Não-vacinados respondem por 82% das mortes por covid em Franca

Por Heloísa Taveira | da Redação
| Tempo de leitura: 2 min
Dirceu Garcia/GCN
Franca chega próximo de 81% da população vacinada com pelo menos a 1ª dose
Franca chega próximo de 81% da população vacinada com pelo menos a 1ª dose

Em Franca, 80,89% da população iniciou o ciclo vacinal contra a covid e isso tem tido um reflexo direto no número de óbitos pela doença. Entre os dias 3 de janeiro e 21 de outubro deste ano, 791 pessoas não resistiram às complicações e 646 delas sequer tiveram contato com a vacina. Isso representa cerca de 82% do total das mortes.

O restante dos óbitos ao longo deste período é de pessoas que eram, pelo menos, parcialmente imunizadas: 48 vacinados com a 1ª dose e 97 com a 2ª dose. Grande parte deles foi registrada ainda no primeiro semestre, quando a vacina era disponível apenas para grupos mais vulneráveis.

Em outubro, do dia 1º ao dia 20 foram registradas 26 mortes, de acordo com o Boletim Epidemiológico.
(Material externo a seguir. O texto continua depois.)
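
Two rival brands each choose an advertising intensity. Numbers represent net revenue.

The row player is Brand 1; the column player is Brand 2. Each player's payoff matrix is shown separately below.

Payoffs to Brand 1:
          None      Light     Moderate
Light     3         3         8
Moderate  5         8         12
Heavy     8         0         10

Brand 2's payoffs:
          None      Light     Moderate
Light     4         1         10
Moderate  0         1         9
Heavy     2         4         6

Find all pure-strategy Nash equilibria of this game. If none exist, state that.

Brand 1 against None: payoffs 3, 5, 8 → best response Heavy.
Brand 1 against Light: payoffs 3, 8, 0 → best response Moderate.
Brand 1 against Moderate: payoffs 8, 12, 10 → best response Moderate.
Brand 2 against Light: payoffs 4, 1, 10 → best response Moderate.
Brand 2 against Moderate: payoffs 0, 1, 9 → best response Moderate.
Brand 2 against Heavy: payoffs 2, 4, 6 → best response Moderate.
Mutual best responses: (Moderate, Moderate).

(Moderate, Moderate)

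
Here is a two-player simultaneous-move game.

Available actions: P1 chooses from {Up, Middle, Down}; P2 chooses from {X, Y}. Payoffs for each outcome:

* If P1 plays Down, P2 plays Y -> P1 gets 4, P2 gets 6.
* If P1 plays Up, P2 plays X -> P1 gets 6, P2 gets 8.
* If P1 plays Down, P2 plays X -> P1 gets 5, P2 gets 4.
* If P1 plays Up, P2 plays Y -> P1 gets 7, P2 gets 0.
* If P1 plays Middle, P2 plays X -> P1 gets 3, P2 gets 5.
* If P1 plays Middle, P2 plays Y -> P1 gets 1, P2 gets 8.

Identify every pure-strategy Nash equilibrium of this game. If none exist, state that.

The unique pure-strategy Nash equilibrium is (Up, X).

For each strategy profile, look for a profitable unilateral deviation.
(Up, X): P1 gets 6, best alternative 5; P2 gets 8, best alternative 0. No profitable deviation — NE.
(Up, Y): P2 can switch to X (0 → 8). Not NE.
(Middle, X): P1 can switch to Up (3 → 6). Not NE.
(Middle, Y): P1 can switch to Up (1 → 7). Not NE.
(Down, X): P1 can switch to Up (5 → 6). Not NE.
(Down, Y): P1 can switch to Up (4 → 7). Not NE.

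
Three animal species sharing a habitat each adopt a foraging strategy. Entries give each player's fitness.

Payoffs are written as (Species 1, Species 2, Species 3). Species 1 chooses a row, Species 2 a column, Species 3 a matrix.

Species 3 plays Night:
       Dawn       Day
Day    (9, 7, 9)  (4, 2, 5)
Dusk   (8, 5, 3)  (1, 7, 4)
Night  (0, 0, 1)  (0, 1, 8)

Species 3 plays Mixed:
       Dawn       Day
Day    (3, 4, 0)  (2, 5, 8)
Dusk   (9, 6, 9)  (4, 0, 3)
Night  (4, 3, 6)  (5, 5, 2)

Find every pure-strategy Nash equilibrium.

Species 1 against (Dawn, Night): payoffs 9, 8, 0 → best response Day.
Species 1 against (Dawn, Mixed): payoffs 3, 9, 4 → best response Dusk.
Species 1 against (Day, Night): payoffs 4, 1, 0 → best response Day.
Species 1 against (Day, Mixed): payoffs 2, 4, 5 → best response Night.
Species 2 against (Day, Night): payoffs 7, 2 → best response Dawn.
Species 2 against (Day, Mixed): payoffs 4, 5 → best response Day.
Species 2 against (Dusk, Night): payoffs 5, 7 → best response Day.
Species 2 against (Dusk, Mixed): payoffs 6, 0 → best response Dawn.
Species 2 against (Night, Night): payoffs 0, 1 → best response Day.
Species 2 against (Night, Mixed): payoffs 3, 5 → best response Day.
Species 3 against (Day, Dawn): payoffs 9, 0 → best response Night.
Species 3 against (Day, Day): payoffs 5, 8 → best response Mixed.
Species 3 against (Dusk, Dawn): payoffs 3, 9 → best response Mixed.
Species 3 against (Dusk, Day): payoffs 4, 3 → best response Night.
Species 3 against (Night, Dawn): payoffs 1, 6 → best response Mixed.
Species 3 against (Night, Day): payoffs 8, 2 → best response Night.
Mutual best responses: (Day, Dawn, Night); (Dusk, Dawn, Mixed).

(Day, Dawn, Night); (Dusk, Dawn, Mixed)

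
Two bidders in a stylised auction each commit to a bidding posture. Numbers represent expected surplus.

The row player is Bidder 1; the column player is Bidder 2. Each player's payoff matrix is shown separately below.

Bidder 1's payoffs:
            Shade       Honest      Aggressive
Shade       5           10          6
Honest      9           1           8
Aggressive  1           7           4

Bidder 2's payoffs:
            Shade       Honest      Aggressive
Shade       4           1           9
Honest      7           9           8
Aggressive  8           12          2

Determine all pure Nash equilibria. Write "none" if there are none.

There is no pure-strategy Nash equilibrium.

Bidder 1 against Shade: payoffs 5, 9, 1 → best response Honest.
Bidder 1 against Honest: payoffs 10, 1, 7 → best response Shade.
Bidder 1 against Aggressive: payoffs 6, 8, 4 → best response Honest.
Bidder 2 against Shade: payoffs 4, 1, 9 → best response Aggressive.
Bidder 2 against Honest: payoffs 7, 9, 8 → best response Honest.
Bidder 2 against Aggressive: payoffs 8, 12, 2 → best response Honest.
No profile is a mutual best response for all players.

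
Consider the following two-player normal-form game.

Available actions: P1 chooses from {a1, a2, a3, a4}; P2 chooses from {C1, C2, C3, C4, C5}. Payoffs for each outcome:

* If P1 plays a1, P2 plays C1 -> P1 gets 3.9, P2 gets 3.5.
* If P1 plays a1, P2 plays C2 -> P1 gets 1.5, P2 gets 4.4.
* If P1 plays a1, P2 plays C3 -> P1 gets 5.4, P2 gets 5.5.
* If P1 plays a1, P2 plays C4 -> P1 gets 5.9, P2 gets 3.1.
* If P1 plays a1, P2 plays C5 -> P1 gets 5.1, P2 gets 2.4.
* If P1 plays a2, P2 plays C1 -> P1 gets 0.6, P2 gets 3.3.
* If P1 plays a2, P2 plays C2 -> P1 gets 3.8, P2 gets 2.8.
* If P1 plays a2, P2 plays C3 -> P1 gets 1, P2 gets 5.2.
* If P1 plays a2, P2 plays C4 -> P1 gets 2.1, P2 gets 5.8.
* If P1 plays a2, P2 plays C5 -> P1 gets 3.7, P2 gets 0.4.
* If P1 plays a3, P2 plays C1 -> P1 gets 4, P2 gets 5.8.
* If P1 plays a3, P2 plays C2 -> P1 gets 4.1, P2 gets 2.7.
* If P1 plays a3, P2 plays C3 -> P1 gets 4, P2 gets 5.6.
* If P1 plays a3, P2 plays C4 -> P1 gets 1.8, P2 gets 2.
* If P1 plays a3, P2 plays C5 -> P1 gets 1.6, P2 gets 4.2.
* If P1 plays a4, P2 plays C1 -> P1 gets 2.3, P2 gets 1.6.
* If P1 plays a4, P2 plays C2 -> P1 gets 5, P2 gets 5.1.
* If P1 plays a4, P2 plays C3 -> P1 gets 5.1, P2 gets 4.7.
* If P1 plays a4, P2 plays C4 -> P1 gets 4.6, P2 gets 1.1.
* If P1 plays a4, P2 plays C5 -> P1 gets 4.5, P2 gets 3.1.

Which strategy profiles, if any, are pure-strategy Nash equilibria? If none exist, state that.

(a1, C3) and (a3, C1) and (a4, C2)

(a1, C1): P1 can switch to a3 (3.9 → 4). Not NE.
(a1, C2): P1 can switch to a2 (1.5 → 3.8). Not NE.
(a1, C3): P1 gets 5.4, best alternative 5.1; P2 gets 5.5, best alternative 4.4. No profitable deviation — NE.
(a1, C4): P2 can switch to C1 (3.1 → 3.5). Not NE.
(a1, C5): P2 can switch to C1 (2.4 → 3.5). Not NE.
(a2, C1): P1 can switch to a1 (0.6 → 3.9). Not NE.
(a2, C2): P1 can switch to a3 (3.8 → 4.1). Not NE.
(a3, C1): P1 gets 4, best alternative 3.9; P2 gets 5.8, best alternative 5.6. No profitable deviation — NE.
(a4, C2): P1 gets 5, best alternative 4.1; P2 gets 5.1, best alternative 4.7. No profitable deviation — NE.
(The remaining 11 profiles each have a profitable deviation by the same check.)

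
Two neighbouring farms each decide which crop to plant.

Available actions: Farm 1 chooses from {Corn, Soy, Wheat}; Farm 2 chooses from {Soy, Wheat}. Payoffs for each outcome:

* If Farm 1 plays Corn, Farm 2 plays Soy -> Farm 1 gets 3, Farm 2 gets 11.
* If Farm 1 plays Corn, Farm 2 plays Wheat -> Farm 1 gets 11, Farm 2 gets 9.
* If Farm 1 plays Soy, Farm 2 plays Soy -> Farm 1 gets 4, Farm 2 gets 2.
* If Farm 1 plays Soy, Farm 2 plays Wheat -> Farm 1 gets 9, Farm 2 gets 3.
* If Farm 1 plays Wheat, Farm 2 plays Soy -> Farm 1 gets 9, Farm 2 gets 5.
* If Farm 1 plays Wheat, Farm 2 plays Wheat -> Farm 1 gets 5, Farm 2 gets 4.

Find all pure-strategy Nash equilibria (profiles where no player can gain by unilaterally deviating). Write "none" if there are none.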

Quatro óbitos foram de francanos sem nenhuma dose aplicada; outros quatro estavam imunizados com apenas a 1ª dose e 18 deles já tinham recebido as duas doses. 
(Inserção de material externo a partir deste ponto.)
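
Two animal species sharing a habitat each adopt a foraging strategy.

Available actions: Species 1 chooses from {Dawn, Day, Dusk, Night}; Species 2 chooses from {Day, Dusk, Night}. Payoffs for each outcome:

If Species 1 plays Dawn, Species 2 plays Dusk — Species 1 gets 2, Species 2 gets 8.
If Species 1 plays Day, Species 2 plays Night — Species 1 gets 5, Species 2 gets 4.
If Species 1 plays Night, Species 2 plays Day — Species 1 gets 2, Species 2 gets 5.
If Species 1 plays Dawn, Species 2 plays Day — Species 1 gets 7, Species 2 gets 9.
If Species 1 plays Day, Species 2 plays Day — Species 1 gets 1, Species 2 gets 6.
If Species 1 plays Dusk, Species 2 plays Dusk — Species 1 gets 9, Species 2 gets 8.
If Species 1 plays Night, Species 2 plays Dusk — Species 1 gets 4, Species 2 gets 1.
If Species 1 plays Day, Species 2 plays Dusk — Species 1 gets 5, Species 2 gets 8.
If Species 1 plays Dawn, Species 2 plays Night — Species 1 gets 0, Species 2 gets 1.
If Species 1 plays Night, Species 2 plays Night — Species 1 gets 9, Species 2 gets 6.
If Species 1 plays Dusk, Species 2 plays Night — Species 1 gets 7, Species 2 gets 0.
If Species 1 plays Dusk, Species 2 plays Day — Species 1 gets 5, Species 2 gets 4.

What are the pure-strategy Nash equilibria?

(Dawn, Day): Species 1 gets 7, best alternative 5; Species 2 gets 9, best alternative 8. No profitable deviation — NE.
(Dawn, Dusk): Species 1 can switch to Day (2 → 5). Not NE.
(Dawn, Night): Species 1 can switch to Day (0 → 5). Not NE.
(Day, Day): Species 1 can switch to Dawn (1 → 7). Not NE.
(Day, Dusk): Species 1 can switch to Dusk (5 → 9). Not NE.
(Day, Night): Species 1 can switch to Dusk (5 → 7). Not NE.
(Dusk, Day): Species 1 can switch to Dawn (5 → 7). Not NE.
(Dusk, Dusk): Species 1 gets 9, best alternative 5; Species 2 gets 8, best alternative 4. No profitable deviation — NE.
(Night, Night): Species 1 gets 9, best alternative 7; Species 2 gets 6, best alternative 5. No profitable deviation — NE.
(The remaining 3 profiles each have a profitable deviation by the same check.)

The pure Nash equilibria are (Dawn, Day), (Dusk, Dusk), (Night, Night).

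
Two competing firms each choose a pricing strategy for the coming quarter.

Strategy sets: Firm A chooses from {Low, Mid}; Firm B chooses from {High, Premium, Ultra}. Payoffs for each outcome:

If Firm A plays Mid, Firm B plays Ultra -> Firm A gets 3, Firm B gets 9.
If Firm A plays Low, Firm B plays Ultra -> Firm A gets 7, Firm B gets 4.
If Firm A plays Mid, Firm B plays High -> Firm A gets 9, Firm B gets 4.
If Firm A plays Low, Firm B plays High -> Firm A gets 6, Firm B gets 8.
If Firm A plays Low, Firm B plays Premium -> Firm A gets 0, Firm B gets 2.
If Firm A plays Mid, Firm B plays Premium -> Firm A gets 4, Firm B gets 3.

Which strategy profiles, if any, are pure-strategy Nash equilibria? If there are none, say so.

none

(Low, High): Firm A can switch to Mid (6 → 9). Not NE.
(Low, Premium): Firm A can switch to Mid (0 → 4). Not NE.
(Low, Ultra): Firm B can switch to High (4 → 8). Not NE.
(Mid, High): Firm B can switch to Ultra (4 → 9). Not NE.
(Mid, Premium): Firm B can switch to High (3 → 4). Not NE.
(Mid, Ultra): Firm A can switch to Low (3 → 7). Not NE.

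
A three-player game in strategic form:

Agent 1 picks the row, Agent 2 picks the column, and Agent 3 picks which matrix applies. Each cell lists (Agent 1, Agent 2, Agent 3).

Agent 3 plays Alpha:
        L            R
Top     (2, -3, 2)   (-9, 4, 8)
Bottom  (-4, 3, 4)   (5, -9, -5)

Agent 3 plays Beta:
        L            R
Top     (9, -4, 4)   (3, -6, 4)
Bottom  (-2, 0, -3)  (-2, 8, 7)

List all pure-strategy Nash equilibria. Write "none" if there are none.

Check each profile: it is a Nash equilibrium iff no player can strictly gain by switching unilaterally.
(Top, L, Alpha): Agent 2 can switch to R (-3 → 4). Not NE.
(Top, L, Beta): Agent 1 gets 9, best alternative -2; Agent 2 gets -4, best alternative -6; Agent 3 gets 4, best alternative 2. No profitable deviation — NE.
(Top, R, Alpha): Agent 1 can switch to Bottom (-9 → 5). Not NE.
(Top, R, Beta): Agent 2 can switch to L (-6 → -4). Not NE.
(Bottom, L, Alpha): Agent 1 can switch to Top (-4 → 2). Not NE.
(Bottom, L, Beta): Agent 1 can switch to Top (-2 → 9). Not NE.
(Bottom, R, Alpha): Agent 2 can switch to L (-9 → 3). Not NE.
(The remaining 1 profile has a profitable deviation by the same check.)

Pure NE: (Top, L, Beta)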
Apesar da diferença entre os dados totais e o recorte no mês de outubro, o médico da Vigilância Epidemiológica, Homero Rosa, destaca que as mortes causadas pelas complicações da covid registradas recentemente têm um padrão: em sua maioria, pessoas idosas ou com alguma comorbidade importante que agrave o quadro clínico.

“Para pessoas com idade mais avançada, e isso vale para qualquer vacina e até para vários medicamentos, a resposta não é tão adequada quanto a de um adulto ou jovem, então a efetividade da vacina covid, por exemplo, é muitas vezes mais otimizada nesse público do que no idoso”, explicou.
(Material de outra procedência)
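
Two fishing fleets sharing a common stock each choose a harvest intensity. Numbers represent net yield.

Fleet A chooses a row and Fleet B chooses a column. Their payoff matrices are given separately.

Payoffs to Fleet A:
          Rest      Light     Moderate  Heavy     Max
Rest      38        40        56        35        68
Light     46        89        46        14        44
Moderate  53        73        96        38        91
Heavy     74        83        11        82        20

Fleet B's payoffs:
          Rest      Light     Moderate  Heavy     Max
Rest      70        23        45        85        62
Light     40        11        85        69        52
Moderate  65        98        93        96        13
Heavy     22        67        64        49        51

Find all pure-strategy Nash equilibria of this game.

For each player, find the best response to each opponent profile; mutual best responses are the pure NE.
Fleet A against Rest: payoffs 38, 46, 53, 74 → best response Heavy.
Fleet A against Light: payoffs 40, 89, 73, 83 → best response Light.
Fleet A against Moderate: payoffs 56, 46, 96, 11 → best response Moderate.
Fleet A against Heavy: payoffs 35, 14, 38, 82 → best response Heavy.
Fleet A against Max: payoffs 68, 44, 91, 20 → best response Moderate.
Fleet B against Rest: payoffs 70, 23, 45, 85, 62 → best response Heavy.
Fleet B against Light: payoffs 40, 11, 85, 69, 52 → best response Moderate.
Fleet B against Moderate: payoffs 65, 98, 93, 96, 13 → best response Light.
Fleet B against Heavy: payoffs 22, 67, 64, 49, 51 → best response Light.
No profile is a mutual best response for all players.

This game has no pure Nash equilibrium.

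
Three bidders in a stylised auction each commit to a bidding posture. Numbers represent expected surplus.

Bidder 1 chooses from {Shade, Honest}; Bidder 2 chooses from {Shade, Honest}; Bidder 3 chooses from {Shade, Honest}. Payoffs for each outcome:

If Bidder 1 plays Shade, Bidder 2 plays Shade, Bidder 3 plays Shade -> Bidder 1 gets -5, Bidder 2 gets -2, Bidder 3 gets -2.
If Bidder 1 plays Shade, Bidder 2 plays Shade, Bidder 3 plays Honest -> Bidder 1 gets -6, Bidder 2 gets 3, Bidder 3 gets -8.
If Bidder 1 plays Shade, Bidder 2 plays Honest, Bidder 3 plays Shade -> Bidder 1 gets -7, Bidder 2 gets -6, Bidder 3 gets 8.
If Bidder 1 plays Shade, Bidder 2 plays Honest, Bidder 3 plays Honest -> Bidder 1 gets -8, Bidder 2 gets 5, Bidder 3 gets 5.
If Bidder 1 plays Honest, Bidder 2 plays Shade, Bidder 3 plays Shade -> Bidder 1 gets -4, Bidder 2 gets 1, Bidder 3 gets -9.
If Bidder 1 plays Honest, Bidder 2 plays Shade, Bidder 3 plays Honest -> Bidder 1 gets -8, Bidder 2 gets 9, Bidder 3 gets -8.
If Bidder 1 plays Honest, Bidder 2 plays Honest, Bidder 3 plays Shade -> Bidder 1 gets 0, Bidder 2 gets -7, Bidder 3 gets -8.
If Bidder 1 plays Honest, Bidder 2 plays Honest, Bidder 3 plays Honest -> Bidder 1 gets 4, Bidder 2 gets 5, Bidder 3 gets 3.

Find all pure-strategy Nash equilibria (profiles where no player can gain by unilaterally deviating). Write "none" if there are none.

Bidder 1 against (Shade, Shade): payoffs -5, -4 → best response Honest.
Bidder 1 against (Shade, Honest): payoffs -6, -8 → best response Shade.
Bidder 1 against (Honest, Shade): payoffs -7, 0 → best response Honest.
Bidder 1 against (Honest, Honest): payoffs -8, 4 → best response Honest.
Bidder 2 against (Shade, Shade): payoffs -2, -6 → best response Shade.
Bidder 2 against (Shade, Honest): payoffs 3, 5 → best response Honest.
Bidder 2 against (Honest, Shade): payoffs 1, -7 → best response Shade.
Bidder 2 against (Honest, Honest): payoffs 9, 5 → best response Shade.
Bidder 3 against (Shade, Shade): payoffs -2, -8 → best response Shade.
Bidder 3 against (Shade, Honest): payoffs 8, 5 → best response Shade.
Bidder 3 against (Honest, Shade): payoffs -9, -8 → best response Honest.
Bidder 3 against (Honest, Honest): payoffs -8, 3 → best response Honest.
No profile is a mutual best response for all players.

There is no pure-strategy Nash equilibrium.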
Homero afirmou que as pessoas que reagem de forma menos efetiva às vacinas têm sido mais evidenciadas neste momento porque é uma quantidade muito grande de vacinados, o que é natural.

“Isso é um fato que sempre aconteceu, só que agora em larga escala. A impressão é de que está aumentando a participação de pessoas com pouca resposta imunológica, mas na verdade isso já acontecia com várias outras vacinas. É comum que idosos ou pessoas mais suscetíveis não tenham uma produção de anticorpos tão boa quanto um jovem ou adulto tem.”

Foi por este motivo que a 3ª dose, chamada “dose reforço”, está sendo incrementada. Desta forma, pessoas com comorbidades e idade avançada terão uma proteção maior. “Toda a população vacinada. É assim que vamos encerrar a pandemia”, concluiu Homero.